Juggling many responsibilities, founders of nascent businesses tend to make bad decisions early on. While some mistakes may be minor, others—like spending venture capital too quickly—can contribute to a young company's demise.
The Wall Street Journal's The Accelerators blog asked a group of startup mentors—experienced venture capitalists and entrepreneurs—to name some of the worst mistakes founders are likely to make in 2013. Edited excerpts:
Choose an Investor Who's Right for Your Startup
Over-optimizing on valuation is a mistake that can end up costing you much more than you'll gain. By focusing too much on price, you run the risk of driving away the best investors. Sure, you might maximize the valuation, but you'll minimize other factors that are ultimately more critical to the success of your startup.

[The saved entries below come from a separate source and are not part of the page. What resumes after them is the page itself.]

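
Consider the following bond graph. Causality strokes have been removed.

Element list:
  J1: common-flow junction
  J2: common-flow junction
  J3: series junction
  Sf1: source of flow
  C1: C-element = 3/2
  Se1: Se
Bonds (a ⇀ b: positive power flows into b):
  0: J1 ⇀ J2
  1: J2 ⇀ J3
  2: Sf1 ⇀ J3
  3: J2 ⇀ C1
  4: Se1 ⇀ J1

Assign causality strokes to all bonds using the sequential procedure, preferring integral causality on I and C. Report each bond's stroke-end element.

bond 0 |J2
bond 1 |J3
bond 2 |Sf1
bond 3 |J2
bond 4 |J1

b2 stroke→Sf1  (Sf1: flow source, stroke at near end)
b4 stroke→J1  (Se1 (Se) sets effort on bond)
b0 stroke→J2  (J1: last free bond brings flow in)
b1 stroke→J3  (J3: bond 2 brought flow, rest push out)
b3 stroke→J2  (1-jn J2 has f-setter on 1)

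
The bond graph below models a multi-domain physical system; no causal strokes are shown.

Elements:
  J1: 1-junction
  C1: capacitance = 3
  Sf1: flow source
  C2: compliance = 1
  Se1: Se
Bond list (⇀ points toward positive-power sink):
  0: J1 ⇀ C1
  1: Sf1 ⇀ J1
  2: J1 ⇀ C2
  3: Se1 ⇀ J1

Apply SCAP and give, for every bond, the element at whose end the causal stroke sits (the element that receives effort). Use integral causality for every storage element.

bond 1 stroke→Sf1  (Sf1: flow source, stroke at near end)
bond 3 stroke→J1  (Se1 (Se) sets effort on bond)
bond 0 stroke→J1  (1-jn J1 has f-setter on 1)
bond 2 stroke→J1  (1-jn J1 has f-setter on 1)

#0 stroke→J1
#1 stroke→Sf1
#2 stroke→J1
#3 stroke→J1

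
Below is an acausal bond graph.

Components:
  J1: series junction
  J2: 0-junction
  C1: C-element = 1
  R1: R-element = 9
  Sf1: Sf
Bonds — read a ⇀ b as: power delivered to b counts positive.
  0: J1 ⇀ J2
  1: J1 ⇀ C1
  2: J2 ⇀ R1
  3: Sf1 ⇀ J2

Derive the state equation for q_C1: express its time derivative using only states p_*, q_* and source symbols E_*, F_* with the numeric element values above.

dq_C1/dt = -F_Sf1 - q_C1/9

bond 3 stroke at Sf1  (Sf1 fixes flow; stroke at Sf1)
bond 1 stroke at J1  (prefer integral on C1)
bond 0 stroke at J2  (closing 1-jn rule on J1)
bond 2 stroke at R1  (J2 effort already set via bond 0)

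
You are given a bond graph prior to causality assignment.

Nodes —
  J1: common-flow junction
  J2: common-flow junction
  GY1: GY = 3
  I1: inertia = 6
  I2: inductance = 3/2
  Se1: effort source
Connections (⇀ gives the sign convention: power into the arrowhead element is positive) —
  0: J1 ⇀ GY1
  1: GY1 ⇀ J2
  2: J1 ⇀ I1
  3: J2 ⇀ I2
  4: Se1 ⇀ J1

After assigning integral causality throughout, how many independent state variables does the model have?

b4 →J1  (Se1 (Se) sets effort on bond)
b2 →I1  (I1 outputs flow p/I1)
b0 →J1  (common-f at J1 fixed by 2)
b1 →J2  (GY1 both-in/both-out from 0)
b3 →I2  (only one flow-in slot at J2)

2  (I1, I2 all integral)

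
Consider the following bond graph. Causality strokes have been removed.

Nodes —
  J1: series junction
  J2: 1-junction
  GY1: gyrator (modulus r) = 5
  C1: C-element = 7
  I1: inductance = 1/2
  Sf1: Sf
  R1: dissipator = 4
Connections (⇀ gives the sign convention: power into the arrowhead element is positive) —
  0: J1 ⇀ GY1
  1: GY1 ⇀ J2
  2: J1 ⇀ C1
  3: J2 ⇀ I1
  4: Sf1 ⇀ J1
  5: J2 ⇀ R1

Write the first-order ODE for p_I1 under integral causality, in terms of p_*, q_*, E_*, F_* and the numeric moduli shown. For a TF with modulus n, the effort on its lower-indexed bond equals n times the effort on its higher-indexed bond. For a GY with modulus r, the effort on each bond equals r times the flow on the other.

β4 stroke at Sf1  (source Sf1 imposes f)
β0 stroke at J1  (common-f at J1 fixed by 4)
β2 stroke at J1  (J1 flow already set via bond 4)
β1 stroke at J2  (through GY1, causality inverts; strokes same side of GY1)
β3 stroke at I1  (prefer integral on I1)
β5 stroke at J2  (1-jn J2 has f-setter on 3)

dp_I1/dt = 5*F_Sf1 - 8*p_I1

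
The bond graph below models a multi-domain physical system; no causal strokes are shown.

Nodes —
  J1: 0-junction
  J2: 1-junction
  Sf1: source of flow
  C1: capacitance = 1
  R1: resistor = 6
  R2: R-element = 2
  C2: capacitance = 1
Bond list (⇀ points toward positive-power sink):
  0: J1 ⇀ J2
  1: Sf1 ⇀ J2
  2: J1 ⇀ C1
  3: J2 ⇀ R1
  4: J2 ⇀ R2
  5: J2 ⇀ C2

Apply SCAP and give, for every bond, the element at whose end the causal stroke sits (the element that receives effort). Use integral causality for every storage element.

β0 |J2
β1 |Sf1
β2 |J1
β3 |J2
β4 |J2
β5 |J2

bond 1 stroke→Sf1  (Sf1: flow source, stroke at near end)
bond 0 stroke→J2  (1-jn J2 has f-setter on 1)
bond 3 stroke→J2  (common-f at J2 fixed by 1)
bond 4 stroke→J2  (J2 flow already set via bond 1)
bond 5 stroke→J2  (J2: bond 1 brought flow, rest push out)
bond 2 stroke→J1  (J1 needs exactly one e-in)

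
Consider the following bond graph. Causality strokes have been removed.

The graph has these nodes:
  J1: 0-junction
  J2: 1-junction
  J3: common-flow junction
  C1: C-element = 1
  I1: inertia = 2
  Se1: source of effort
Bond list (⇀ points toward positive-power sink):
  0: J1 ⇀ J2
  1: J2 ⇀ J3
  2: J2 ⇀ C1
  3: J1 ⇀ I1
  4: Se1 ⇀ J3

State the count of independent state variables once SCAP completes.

2  (C1, I1 all integral)

bond 4 stroke→J3  (Se1: effort source, stroke at far end)
bond 1 stroke→J2  (J3 needs exactly one f-in)
bond 2 stroke→J2  (C1: C, integral causality)
bond 0 stroke→J1  (closing 1-jn rule on J2)
bond 3 stroke→I1  (J1: bond 0 brought effort, rest push out)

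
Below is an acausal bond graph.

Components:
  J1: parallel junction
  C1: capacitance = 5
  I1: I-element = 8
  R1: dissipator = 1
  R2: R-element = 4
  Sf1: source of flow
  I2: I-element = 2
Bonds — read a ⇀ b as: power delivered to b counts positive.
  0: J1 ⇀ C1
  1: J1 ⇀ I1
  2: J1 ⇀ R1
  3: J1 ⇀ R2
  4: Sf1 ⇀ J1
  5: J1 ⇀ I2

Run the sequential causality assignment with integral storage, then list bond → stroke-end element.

β0 stroke→J1
β1 stroke→I1
β2 stroke→R1
β3 stroke→R2
β4 stroke→Sf1
β5 stroke→I2

β4 stroke at Sf1  (Sf1: flow source, stroke at near end)
β0 stroke at J1  (prefer integral on C1)
β1 stroke at I1  (0-jn J1 has e-setter on 0)
β2 stroke at R1  (J1: bond 0 brought effort, rest push out)
β3 stroke at R2  (common-e at J1 fixed by 0)
β5 stroke at I2  (0-jn J1 has e-setter on 0)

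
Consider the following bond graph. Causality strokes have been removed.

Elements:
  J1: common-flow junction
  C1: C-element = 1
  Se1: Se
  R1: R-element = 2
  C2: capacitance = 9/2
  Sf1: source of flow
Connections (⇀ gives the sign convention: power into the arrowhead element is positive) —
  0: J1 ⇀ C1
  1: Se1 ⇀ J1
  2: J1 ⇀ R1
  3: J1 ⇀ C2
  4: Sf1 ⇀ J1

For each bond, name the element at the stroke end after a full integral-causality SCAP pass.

b0 stroke→J1
b1 stroke→J1
b2 stroke→J1
b3 stroke→J1
b4 stroke→Sf1

#1 →J1  (Se1 (Se) sets effort on bond)
#4 →Sf1  (Sf1 fixes flow; stroke at Sf1)
#0 →J1  (J1: bond 4 brought flow, rest push out)
#2 →J1  (J1 flow already set via bond 4)
#3 →J1  (common-f at J1 fixed by 4)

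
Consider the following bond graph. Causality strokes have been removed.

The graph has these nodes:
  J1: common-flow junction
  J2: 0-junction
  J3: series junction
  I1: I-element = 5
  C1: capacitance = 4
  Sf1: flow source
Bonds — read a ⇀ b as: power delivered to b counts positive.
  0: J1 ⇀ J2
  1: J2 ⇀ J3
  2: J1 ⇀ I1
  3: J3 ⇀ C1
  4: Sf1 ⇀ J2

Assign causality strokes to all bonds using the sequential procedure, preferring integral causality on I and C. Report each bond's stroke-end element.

β4 stroke→Sf1  (Sf1 fixes flow; stroke at Sf1)
β2 stroke→I1  (I1 integral (f out))
β0 stroke→J1  (1-jn J1 has f-setter on 2)
β1 stroke→J2  (only one effort-in slot at J2)
β3 stroke→J3  (common-f at J3 fixed by 1)

bond 0 stroke at J1
bond 1 stroke at J2
bond 2 stroke at I1
bond 3 stroke at J3
bond 4 stroke at Sf1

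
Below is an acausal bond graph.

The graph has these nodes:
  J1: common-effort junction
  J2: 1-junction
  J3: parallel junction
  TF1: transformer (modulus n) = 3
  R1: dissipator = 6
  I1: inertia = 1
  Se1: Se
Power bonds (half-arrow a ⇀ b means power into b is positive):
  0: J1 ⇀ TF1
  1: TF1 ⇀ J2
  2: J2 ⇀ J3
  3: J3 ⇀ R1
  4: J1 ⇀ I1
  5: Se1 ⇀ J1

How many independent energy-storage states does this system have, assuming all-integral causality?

1  (I1 all integral)

#5 stroke→J1  (Se1 fixes effort; stroke away)
#0 stroke→TF1  (J1 effort already set via bond 5)
#4 stroke→I1  (J1: bond 5 brought effort, rest push out)
#1 stroke→J2  (TF1 one-in-one-out from 0)
#2 stroke→J3  (J2 needs exactly one f-in)
#3 stroke→R1  (J3 effort already set via bond 2)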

Angel investing is still so hot right now that you might be able to find someone who is willing to overpay. But this only creates new problems when it's time for the next round. The bar will be set too high, and you'll be stuck trying to defend an "up round" to the next investors.
-- David Cohen, co-founder of TechStars
Founders Can Lose Focus On What Matters Most
I've started four companies and I have invested in 25 more. And I can say that I have made or seen almost every mistake possible. None of these are fun to live through. But they aren't nearly as fatal to a young company as the No. 1 mistake entrepreneurs make: focusing on the wrong priorities.
Successful entrepreneurs focus exclusively on efforts that matter, and are able to tune out the rest.
Here is an exercise I use with entrepreneurs. I ask a very simple question: What are the top three things you need to accomplish in the next six to 12 months to give the company the best chance of long-term success?
Most entrepreneurs I speak to can't name their priorities right away. If an entrepreneur can't do this without hesitating, how will the rest of the company know? It's bad enough for a founder to work on the wrong projects. But if the entire company is not focusing in the right areas, it's game over.
-- Michael Lazerow, founder of Buddy Media
Burning Through That First Round
Every founder makes mistakes, and you can only learn from yours. I believe one of the biggest mistakes is spending that first round of capital too quickly. The key to getting through the first round of capital is to come out with a bigger and better business.
Be realistic about your business model and hire accordingly. It is so easy to feel freer once the initial cash is in the bank. Don't make the mistake of revving up that monthly burn because you will end up having to cut back and raise money again sooner than you planned.